Given a list of non-negative numbers and a target integer k, write a function to check if the array has a continuous subarray of size at least 2 that sums up to the multiple of k, that is, sums up to n*k where n is also an integer.

Example 1:

Input: [23, 2, 4, 6, 7],  k=6
Output: True
Explanation: Because [2, 4] is a continuous subarray of size 2 and sums up to 6.

Example 2:

Input: [23, 2, 6, 4, 7],  k=6
Output: True
Explanation: Because [23, 2, 6, 4, 7] is an continuous subarray of size 5 and sums up to 42.

Note:

  1. The length of the array won’t exceed 10,000.
  2. You may assume the sum of all the numbers is in the range of a signed 32-bit integer.

Analyse

According to the description, we have the formula:

a1 + a2 + a3 + ... + am = n * k

I don’t like the unknow number n, so the formula can be:

a1%k + a2%k + a3%k + ... + am%k = k

Now, all the number in array is smaller than k. The question is equal to:

Given a list of non-negative numbers and a target integer k, all numbers are smaller than k. Write a function to check if the array has a continuous subarray of size at least 2 that sums up to k.

Corner Case

  1. if k is 0

    since 0 cannot be divide or mod, return false

  2. k is a negative number

    Math.abs(k) to transform

  3. if array containers [0,0]

    to make it further, if there is a continuous subarray whose sum is 0, 0 % k === 0 is always true, the function should return true.

Solution

/**
 * @param {number[]} nums
 * @param {number} k
 * @return {boolean}
 */
var checkSubarraySum = function(nums, k) {
  k = Math.abs(k);
  for (let i = 0; i < nums.length; i++) {
    let sum = nums[i];
    for (let j = i + 1; j < nums.length; j++) {
      sum += nums[j];
      if (sum % k === 0 || (sum === 0 && k === 0)) {
        return true;
      }
    }
  }
  return false;
};

Where Can We Improve

We used two loops in the previous solution, how to use only one loop?
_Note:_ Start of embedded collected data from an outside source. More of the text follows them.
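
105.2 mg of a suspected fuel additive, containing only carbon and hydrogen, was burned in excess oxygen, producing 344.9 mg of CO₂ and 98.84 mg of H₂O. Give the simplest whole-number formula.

C5H7

mol C = 0.3449 g CO₂ ÷ 44.009 g/mol = 0.0078370 mol
mol H = 2 × 0.09884 g H₂O ÷ 18.015 g/mol = 0.010973 mol
Divide by the smallest (0.0078370 mol): C 1.000, H 1.400
Multiplying each by 5 gives whole numbers: C 5.00, H 7.00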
If there are two different interger A and B, A % k = c andB % k = c, then(A-B) % k = 0 can be inferred.

In this case, if a1 + a2 + a3 + ... + am % k = c and a1 + a2 + a3 % k = c, we can make a conclusion of a4 + a5 + ... + am % k = 0

we can use a Set to record the mod.

AC code

/**
 * @param {number[]} nums
 * @param {number} k
 * @return {boolean}
 */
var checkSubarraySum = function(nums, k) {
  k = Math.abs(k);
  let obj = {},
    sum = nums[0];
    obj[sum % k] = 1;
  for (let i = 1; i < nums.length; i++) {
    sum += nums[i];
    if (sum % k === 0 || (sum === 0 && k === 0)) {
      return true;
    }
    if (k !== 0 && obj[sum % k]) {
      return true;
    }
    obj[sum % k] = 1;
  }
  return false;
};